Dom pulled away from me, panting. His eyes were shining and his lips were lollipop red. He nuzzled into my neck and whispered, "Hey. Know what I want you to do?" My body stiffened and my heart pounded in my ears with the fear of all he could ask me to do that I a) wouldn't want to do, or b) wouldn't be able to identify. I reluctantly croaked, "What?" His body arched towards mine with expectation. "Rub your tongue across my lips. Like lipstick." I was both confused and repulsed at the same time. "Huh?" After ten minutes of making out, I wasn't ready for anything kinky. Yet.

Dom pulled me in close to him. I felt his whispery breath on my chin.

"You know. Like this."

With that, he closed his eyes and poked his tongue out of his mouth. He then ran the tip of his tongue around and around my lips. It felt slimy and wet, like an eyeball. I had to fight the urge to pull away from him and roll off the couch to safety. His face was so earnest I wanted to laugh and throw my hands up, fed up with all of this gross sex stuff already.

It went on for days. His fingers dug into my hips as he moaned and gyrated next to me. "Oh yeth," he lisped with his tongue between his lips. My eyes widened and rolled up to the ceiling. My shoulders touched my ears as the shivers shot up and down my spine. I felt like I would scream in agony if he didn't stop soon. I sensed him slowing down and tried to compose myself before he opened his eyes and saw the look of disgust on my face. When he finally pulled away from me, Dom was beaming with pride. He was so pleased with himself I wanted to puke.

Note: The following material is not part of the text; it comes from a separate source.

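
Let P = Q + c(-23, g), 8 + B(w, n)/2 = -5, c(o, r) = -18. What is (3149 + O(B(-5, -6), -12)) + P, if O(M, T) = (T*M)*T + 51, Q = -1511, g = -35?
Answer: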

"You like?" He was my boyfriend. I didn't want to hurt his feelings. My mother had told me you had to make some sacrifices in a relationship, but I thought that meant letting my dad have a fish tank. I shrugged my shoulders as my face reddened. I gave my best ambiguous smile while trying not to laugh. Dom could barely contain himself. "My turn!" He closed his eyes and puckered his already chapped lips, leaning in close.

I stared at his expectant face. Reluctantly, my tongue poked out of my mouth like a turtle's head leaving its shell. I felt ridiculous.

I poked Dom's lips with the tip of my tongue several times.

"Oh baby..." he moaned and groaned and twisted on the couch.

I continued pecking at his lips, my eyes scrunched shut and every muscle in my body tensed against him. I licked and pecked and poked until my tongue cramped and my jaw locked. I had nothing left to give. My mouth was dry and I needed a glass of 7-Up.

"That was amazing. The best I ever had." I bristled at these words. I wasn't jealous that Dom had dated and kissed other girls. In fact, I knew and liked his previous two girlfriends. That was part of the problem. I now had a clear mental image of Liz, Julie and I all standing in a line with our tongues poked out, reluctantly waiting to lick Dom's lips to his content. I didn't want to be a lip licker.

Our love fizzled six weeks later. I don't really remember why. It seemed to involve a he said/she said regarding my whereabouts, or his whereabouts, or whereabouts I would and would not put my tongue. Our break-up meant that I had to take a different bus to school in the morning, and the mix tape of power ballads he had made for me was locked away in the closet. It was fun to break up, to have my girlfriends console me, and to look at new boys with a question in my eye. But mostly, it felt good to reclaim my tongue, and reserve any and all licking I chose to do for ice cream.